Isso deve frear pedido de impeachment do presidente paraguaio

Paraguai e Brasil decidiram ontem cancelar o acordo bilateral sobre a distribuição de energia da Usina Hidrelétrica de Itaipu firmado em maio e que provocou uma crise política que ameaça levar ao impeachment o presidente paraguaio, Mario Abdo Benítez.
Segundo nota divulgada pelo governo paraguaio, a chamada Ata Bilateral vai “voltar às instâncias técnicas para novas negociações sobre a contratação da energia elétrica de Itaipu.
Paraguai e Brasil decidiram deixar sem efeito o ato bilateral assinado em maio passado e a negociação sobre a contratação de energia elétrica da Itaipu Binacional é devolvida às instâncias técnicas”.
Segundo o comunicado, o pedido de cancelamento do acordo firmado em maio foi feito pelo governo paraguaio, diante da “oposição que surgiu internamente às condições estabelecidas no documento”.
Uma grave crise institucional se instalou no país por causa do acordo armado em segredo pelos governos brasileiro e paraguaio sobre os valores cobrados pela energia excedente da usina de Itaipu vendida ao Brasil pelo país vizinho.
Por causa do acordo, diversos integrantes do governo renunciaram e o presidente do Paraguai, Mario Abdo Benítez, está sob ameaça de sofrer um julgamento político que pode levar ao seu impeachment.
O novo chanceler paraguaio, Antonio Rivas Palacios, afirmou que a decisão de cancelar o acordo foi comunicada ao embaixador brasileiro Carlos Simas Magalhães.
Na ata, o governo paraguaio havia concordado em pagar mais pela energia da hidrelétrica binacional de Itaipu.

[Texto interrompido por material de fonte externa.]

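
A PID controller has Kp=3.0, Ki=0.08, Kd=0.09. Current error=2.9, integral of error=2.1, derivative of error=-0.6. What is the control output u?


u = Kp*e + Ki*int(e) + Kd*de/dt
= 3.0*2.9 + 0.08*2.1 + 0.09*(-0.6)
= 8.7 + 0.168 + -0.054
= 8.814


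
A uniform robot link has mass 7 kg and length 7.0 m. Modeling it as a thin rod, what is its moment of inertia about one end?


I = (1/3) * m * L^2
= (1/3) * 7 * 7.0^2
= 0.333333 * 7 * 49.0
= 114.3333 kg*m^2


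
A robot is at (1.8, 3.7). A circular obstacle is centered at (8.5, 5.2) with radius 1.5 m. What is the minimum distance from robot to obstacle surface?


center_dist = sqrt((1.8-8.5)^2 + (3.7-5.2)^2)
= sqrt(44.89 + 2.25)
= 6.8659
min_dist = center_dist - radius = 6.8659 - 1.5 = 5.3659 m


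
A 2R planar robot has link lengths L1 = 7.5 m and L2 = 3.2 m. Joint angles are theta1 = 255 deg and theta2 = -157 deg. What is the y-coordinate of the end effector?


Convert angles to radians: theta1 = 4.4506, theta2 = -2.7402
y = L1*sin(theta1) + L2*sin(theta1+theta2)
y = -7.2444 + 3.1689
y = -4.0756


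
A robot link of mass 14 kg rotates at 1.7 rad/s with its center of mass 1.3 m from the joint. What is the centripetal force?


F = m * omega^2 * r
= 14 * 1.7^2 * 1.3
= 14 * 2.89 * 1.3
= 52.598 N


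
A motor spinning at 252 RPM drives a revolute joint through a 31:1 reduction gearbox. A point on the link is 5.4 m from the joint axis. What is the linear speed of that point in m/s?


omega_motor = 252 * 2*pi/60 = 26.3894 rad/s
omega_joint = omega_motor / 31 = 0.8513 rad/s
v = omega_joint * r = 0.8513 * 5.4
= 4.5969 m/s


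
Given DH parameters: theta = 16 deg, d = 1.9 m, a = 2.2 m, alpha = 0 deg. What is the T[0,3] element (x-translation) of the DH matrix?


T[0,3] = a * cos(theta)
= 2.2 * cos(16 deg)
= 2.2 * 0.9613
= 2.1148


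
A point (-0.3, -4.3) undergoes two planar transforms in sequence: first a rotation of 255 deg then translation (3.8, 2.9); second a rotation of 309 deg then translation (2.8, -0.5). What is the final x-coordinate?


After transform 1:
x1 = cos(255)*-0.3 - sin(255)*-4.3 + 3.8 = -0.2758
y1 = sin(255)*-0.3 + cos(255)*-4.3 + 2.9 = 4.3027
After transform 2:
x2 = cos(309)*-0.2758 - sin(309)*4.3027 + 2.8
= 5.9702


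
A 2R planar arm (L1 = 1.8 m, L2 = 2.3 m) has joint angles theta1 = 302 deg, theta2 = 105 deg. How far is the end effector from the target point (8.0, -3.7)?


End effector via forward kinematics:
x = L1*cos(t1) + L2*cos(t1+t2) = 2.5225
y = L1*sin(t1) + L2*sin(t1+t2) = 0.1556
Distance to target:
d = sqrt((8.0 - 2.5225)^2 + (-3.7 - 0.1556)^2)
= sqrt(30.0035 + 14.8659)
= 6.6985 m


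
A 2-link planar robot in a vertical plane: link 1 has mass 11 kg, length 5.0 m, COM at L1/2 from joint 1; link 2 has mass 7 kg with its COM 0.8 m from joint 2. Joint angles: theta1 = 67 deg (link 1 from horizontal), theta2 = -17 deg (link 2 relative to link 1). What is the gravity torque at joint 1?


Horizontal distance from joint 1 to link-1 COM:
  x_c1 = (L1/2)*cos(t1) = 2.5 * 0.3907 = 0.9768 m
Horizontal distance from joint 1 to link-2 COM:
  x_c2 = L1*cos(t1) + Lc2*cos(t1+t2)
       = 5.0*0.3907 + 0.8*0.6428 = 2.4679 m
tau1 = m1*g*x_c1 + m2*g*x_c2
     = 11*9.81*0.9768 + 7*9.81*2.4679
     = 105.4095 + 169.4697
     = 274.8792 Nm


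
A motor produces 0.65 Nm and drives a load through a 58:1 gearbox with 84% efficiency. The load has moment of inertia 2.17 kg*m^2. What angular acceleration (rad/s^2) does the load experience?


tau_out = tau_motor * N * eta
= 0.65 * 58 * 0.84 = 31.668 Nm
alpha = tau_out / I = 31.668 / 2.17
= 14.5935 rad/s^2


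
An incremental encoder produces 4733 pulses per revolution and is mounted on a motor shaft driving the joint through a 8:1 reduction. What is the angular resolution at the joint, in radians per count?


counts per rev = 4733
effective counts at joint = 4733 * 8 = 37864
resolution = 2*pi / 37864
= 1.6594e-04 rad/count


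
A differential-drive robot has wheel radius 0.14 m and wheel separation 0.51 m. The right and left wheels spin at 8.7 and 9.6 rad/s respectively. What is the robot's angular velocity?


vR = r*wR = 0.14*8.7 = 1.218 m/s
vL = r*wL = 0.14*9.6 = 1.344 m/s
v = (vR+vL)/2 = 1.281 m/s
omega = (vR-vL)/L = -0.2471 rad/s
angular velocity = -0.2471 rad/s


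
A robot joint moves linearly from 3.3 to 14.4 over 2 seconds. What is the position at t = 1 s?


s = t/T = 1/2 = 0.5
p(t) = p0 + (pf-p0)*s
= 3.3 + (14.4 - 3.3) * 0.5
= 8.85


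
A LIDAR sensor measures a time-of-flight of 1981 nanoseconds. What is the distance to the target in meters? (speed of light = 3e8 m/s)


tof = 1981 ns = 1.981e-06 s
dist = c * tof / 2
= 3e8 * 1.981e-06 / 2
= 297.15 m


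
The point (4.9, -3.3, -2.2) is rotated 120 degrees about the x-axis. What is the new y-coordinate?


Rotation about x-axis: y' = y*cos(theta) - z*sin(theta)
= -3.3 * -0.5 - -2.2 * 0.866
= 3.5553


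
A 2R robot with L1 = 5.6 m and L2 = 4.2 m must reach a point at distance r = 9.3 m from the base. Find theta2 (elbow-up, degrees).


cos(theta2) = (r^2 - L1^2 - L2^2) / (2*L1*L2)
cos(theta2) = (86.49 - 31.36 - 17.64) / 47.04
cos(theta2) = 0.796981
theta2 = 37.1572 degrees


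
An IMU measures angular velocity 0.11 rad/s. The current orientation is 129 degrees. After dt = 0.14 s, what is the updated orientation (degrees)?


delta_theta = w * dt = 0.11 * 0.14 = 0.0154 rad
= 0.8824 deg
theta_new = 129 + 0.8824 = 129.8824 deg


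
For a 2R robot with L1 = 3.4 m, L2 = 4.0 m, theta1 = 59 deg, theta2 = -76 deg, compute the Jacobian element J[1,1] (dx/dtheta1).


J[1,1] = -L1*sin(t1) - L2*sin(t1+t2)
= -3.4*sin(59) - 4.0*sin(-17)
= -1.7449


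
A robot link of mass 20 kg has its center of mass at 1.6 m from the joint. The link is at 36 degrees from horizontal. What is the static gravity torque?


tau = m*g*L*cos(angle)
= 20 * 9.81 * 1.6 * cos(36 deg)
= 20 * 9.81 * 1.6 * 0.809
= 253.9666 Nm


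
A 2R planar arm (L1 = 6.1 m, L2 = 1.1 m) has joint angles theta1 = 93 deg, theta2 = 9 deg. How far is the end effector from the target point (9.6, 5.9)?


End effector via forward kinematics:
x = L1*cos(t1) + L2*cos(t1+t2) = -0.548
y = L1*sin(t1) + L2*sin(t1+t2) = 7.1676
Distance to target:
d = sqrt((9.6 - -0.548)^2 + (5.9 - 7.1676)^2)
= sqrt(102.9809 + 1.6068)
= 10.2268 m


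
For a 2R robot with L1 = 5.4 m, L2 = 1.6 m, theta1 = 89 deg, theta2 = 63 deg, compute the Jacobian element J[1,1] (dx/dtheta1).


J[1,1] = -L1*sin(t1) - L2*sin(t1+t2)
= -5.4*sin(89) - 1.6*sin(152)
= -6.1503


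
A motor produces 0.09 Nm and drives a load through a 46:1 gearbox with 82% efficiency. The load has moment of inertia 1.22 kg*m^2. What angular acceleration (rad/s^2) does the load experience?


tau_out = tau_motor * N * eta
= 0.09 * 46 * 0.82 = 3.3948 Nm
alpha = tau_out / I = 3.3948 / 1.22
= 2.7826 rad/s^2


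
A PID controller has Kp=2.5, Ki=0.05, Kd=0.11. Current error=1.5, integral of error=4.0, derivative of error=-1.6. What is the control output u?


u = Kp*e + Ki*int(e) + Kd*de/dt
= 2.5*1.5 + 0.05*4.0 + 0.11*(-1.6)
= 3.75 + 0.2 + -0.176
= 3.774


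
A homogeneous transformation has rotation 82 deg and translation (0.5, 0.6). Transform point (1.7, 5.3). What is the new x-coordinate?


x' = cos(theta)*px - sin(theta)*py + tx
= 0.1392*1.7 - 0.9903*5.3 + 0.5
= -4.5118


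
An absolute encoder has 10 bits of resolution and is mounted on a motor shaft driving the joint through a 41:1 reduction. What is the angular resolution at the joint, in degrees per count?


counts = 2^10 = 1024
effective counts at joint = 1024 * 41 = 41984
resolution = 360 / 41984
= 0.0086 deg/count


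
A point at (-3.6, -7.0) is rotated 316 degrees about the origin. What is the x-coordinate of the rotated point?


x' = x*cos(theta) - y*sin(theta)
cos(316 deg) = 0.7193, sin(316 deg) = -0.6947
x' = -3.6 * 0.7193 - -7.0 * -0.6947
= -2.5896 - 4.8626
= -7.4522


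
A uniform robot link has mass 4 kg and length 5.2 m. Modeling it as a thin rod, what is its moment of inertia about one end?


I = (1/3) * m * L^2
= (1/3) * 4 * 5.2^2
= 0.333333 * 4 * 27.04
= 36.0533 kg*m^2


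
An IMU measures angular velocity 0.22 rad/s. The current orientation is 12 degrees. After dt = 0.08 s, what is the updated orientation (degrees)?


delta_theta = w * dt = 0.22 * 0.08 = 0.0176 rad
= 1.0084 deg
theta_new = 12 + 1.0084 = 13.0084 deg


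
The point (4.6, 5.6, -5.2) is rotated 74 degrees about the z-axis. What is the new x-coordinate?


Rotation about z-axis: x' = x*cos(theta) - y*sin(theta)
= 4.6 * 0.2756 - 5.6 * 0.9613
= -4.1151


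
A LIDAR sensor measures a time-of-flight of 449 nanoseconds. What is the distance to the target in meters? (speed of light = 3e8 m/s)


tof = 449 ns = 4.49e-07 s
dist = c * tof / 2
= 3e8 * 4.49e-07 / 2
= 67.35 m


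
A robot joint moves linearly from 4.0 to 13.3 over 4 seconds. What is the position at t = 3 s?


s = t/T = 3/4 = 0.75
p(t) = p0 + (pf-p0)*s
= 4.0 + (13.3 - 4.0) * 0.75
= 10.975


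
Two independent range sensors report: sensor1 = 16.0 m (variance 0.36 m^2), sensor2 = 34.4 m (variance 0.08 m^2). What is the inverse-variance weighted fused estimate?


w1 = (1/var1) / (1/var1 + 1/var2)
   = 2.7778 / (2.7778 + 12.5) = 0.1818
w2 = 1 - w1 = 0.8182
fused = w1*s1 + w2*s2 = 2.9091 + 28.1455
= 31.0545 m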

Foi justamente a pressão brasileira para que o Paraguai declarasse uma contratação maior de energia dita “garantida”, deixando de contar com chamada “energia excedente”, que é mais barata, que provocou a crise.
De acordo com técnicos paraguaios, os gastos do país aumentariam em 200 milhões de dólares anuais.
Conforme a imprensa paraguaia, o cancelamento do acerto conseguiria frear no Congresso a tentativa de aprovar um pedido de julgamento político do presidente Benítez e seu vice, Hugo Velázquez, acusados pela oposição de “traição à pátria”.
O impasse existe por conta da diferença no preço que cada país paga pela energia: enquanto a Eletrobrás contrata toda a potência de que vai necessitar, dos 75 milhões de megawatts/hora que Itaipu produz anualmente, a Ande/Paraguaia contrata praticamente a metade do que vai consumir.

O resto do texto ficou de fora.